東京をおまえの記憶そっくりにつくり直してわれわれが住む

東京をおまえの記憶そっくりにつくり直してわれわれが住む/我妻俊樹

(誌上歌集『足の踏み場、象の墓場』(『率』10号)所収)

 

東京は何度もつくり直されてきた。都市の名をいただく数多のポップソングがその証拠だ。そのなかからすきなものをひとつ選んで再生すれば、「東京」は聴き手がその身をすべり込ませておしゃべりを始めるために設けられた巨大な空隙の名でもあることがわかるだろう。人が都市について語るとき、語られる都市は語り手の記憶によく似たすがたをしていて、実際のすがたとは違う。だから、東京は何度もつくり直されてきた。それはわたしたちの他愛のない楽しみであり、誰にも奪われてはいけないはずだ。

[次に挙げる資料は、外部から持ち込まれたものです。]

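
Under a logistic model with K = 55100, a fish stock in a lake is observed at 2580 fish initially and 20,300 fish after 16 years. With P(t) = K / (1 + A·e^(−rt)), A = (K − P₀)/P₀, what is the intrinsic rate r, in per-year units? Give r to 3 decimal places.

A = (55100 − 2580)/2580 = 20.35659
20300 = 55100/(1 + 20.35659·e^(−r·16)) → e^(−16r) = (2.71429 − 1)/20.35659 = 0.084213
r = −ln(0.084213)/16 = 2.47441/16

r ≈ 0.155 per year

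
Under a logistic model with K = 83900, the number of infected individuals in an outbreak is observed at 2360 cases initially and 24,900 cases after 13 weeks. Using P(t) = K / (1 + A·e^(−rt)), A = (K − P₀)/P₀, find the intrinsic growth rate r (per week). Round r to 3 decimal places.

r ≈ 0.206 per week

A = (83900 − 2360)/2360 = 34.55085
24900 = 83900/(1 + 34.55085·e^(−r·13)) → e^(−13r) = (3.36948 − 1)/34.55085 = 0.068579
r = −ln(0.068579)/13 = 2.67976/13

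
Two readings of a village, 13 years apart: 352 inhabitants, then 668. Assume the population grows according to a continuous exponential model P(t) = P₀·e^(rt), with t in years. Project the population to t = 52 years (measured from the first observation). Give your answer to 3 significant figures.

r = ln(668/352) / 13 ≈ 0.049281 per year
P(52) = 352 · e^(0.049281·52) = 352 · 12.96986 ≈ 4565.39

≈ 4,570 inhabitants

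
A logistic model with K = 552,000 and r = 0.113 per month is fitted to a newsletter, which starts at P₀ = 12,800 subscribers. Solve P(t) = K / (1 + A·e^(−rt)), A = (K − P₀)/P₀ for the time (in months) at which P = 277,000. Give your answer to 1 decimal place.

t ≈ 33.2 months

A = (552000 − 12800)/12800 = 42.125
277000 = 552000/(1 + 42.125·e^(−0.113t)) → 1 + 42.125·e^(−0.113t) = 1.99278
e^(−0.113t) = 0.023567 → t = ln(42.43136)/0.113 = 3.74789/0.113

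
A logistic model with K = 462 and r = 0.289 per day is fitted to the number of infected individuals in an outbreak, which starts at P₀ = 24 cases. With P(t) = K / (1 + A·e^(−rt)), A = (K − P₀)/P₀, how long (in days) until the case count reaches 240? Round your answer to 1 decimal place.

t ≈ 10.3 days

A = (462 − 24)/24 = 18.25
240 = 462/(1 + 18.25·e^(−0.289t)) → 1 + 18.25·e^(−0.289t) = 1.925
e^(−0.289t) = 0.050685 → t = ln(19.72973)/0.289 = 2.98213/0.289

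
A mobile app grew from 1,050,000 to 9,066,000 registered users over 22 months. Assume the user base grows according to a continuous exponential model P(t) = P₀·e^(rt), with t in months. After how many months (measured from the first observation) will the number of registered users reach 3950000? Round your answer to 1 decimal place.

r = ln(9066000/1050000) / 22 ≈ 0.097988 per month
t = ln(3950000/1050000) / r = 1.32493 / 0.097988 ≈ 13.521

t ≈ 13.5 months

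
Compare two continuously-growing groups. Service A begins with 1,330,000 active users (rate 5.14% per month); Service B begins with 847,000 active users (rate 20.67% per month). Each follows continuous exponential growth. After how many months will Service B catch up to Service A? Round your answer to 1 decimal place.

t ≈ 2.9 months

1330000·e^(0.0514t) = 847000·e^(0.2067t)
1330000/847000 = e^((0.2067 − 0.0514)t) → ln(1.57025) = 0.1553·t
t = 0.45123 / 0.1553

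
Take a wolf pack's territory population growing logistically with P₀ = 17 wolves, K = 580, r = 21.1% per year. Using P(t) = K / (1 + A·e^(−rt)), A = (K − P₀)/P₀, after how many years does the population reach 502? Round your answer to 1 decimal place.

A = (580 − 17)/17 = 33.11765
502 = 580/(1 + 33.11765·e^(−0.211t)) → 1 + 33.11765·e^(−0.211t) = 1.15538
e^(−0.211t) = 0.004692 → t = ln(213.14178)/0.211 = 5.36196/0.211

t ≈ 25.4 years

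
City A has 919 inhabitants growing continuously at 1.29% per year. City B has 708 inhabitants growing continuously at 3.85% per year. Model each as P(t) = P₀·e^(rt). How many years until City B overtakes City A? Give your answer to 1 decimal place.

919·e^(0.0129t) = 708·e^(0.0385t)
919/708 = e^((0.0385 − 0.0129)t) → ln(1.29802) = 0.0256·t
t = 0.26084 / 0.0256

t ≈ 10.2 years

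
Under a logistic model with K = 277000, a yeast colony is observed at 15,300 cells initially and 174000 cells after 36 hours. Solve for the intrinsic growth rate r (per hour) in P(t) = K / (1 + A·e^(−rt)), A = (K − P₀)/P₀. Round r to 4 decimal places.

A = (277000 − 15300)/15300 = 17.10458
174000 = 277000/(1 + 17.10458·e^(−r·36)) → e^(−36r) = (1.59195 − 1)/17.10458 = 0.034608
r = −ln(0.034608)/36 = 3.36367/36

r ≈ 0.0934 per hour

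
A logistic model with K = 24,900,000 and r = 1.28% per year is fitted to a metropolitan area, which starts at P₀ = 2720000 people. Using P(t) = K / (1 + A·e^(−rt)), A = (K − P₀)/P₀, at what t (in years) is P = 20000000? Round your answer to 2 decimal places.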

ところがこの歌ははじめからどこかおかしい。ささやかな楽しみにふけるわたしは「おまえ」の座へと突き落とされる。得体の知れない者たちがわたしになり代わり、あまつさえ住みつこうとしている。わたしはわたしの東京から追われる。わたしを家から焼き出してくれる短歌の書き手をわたしは我妻俊樹以外にしらない。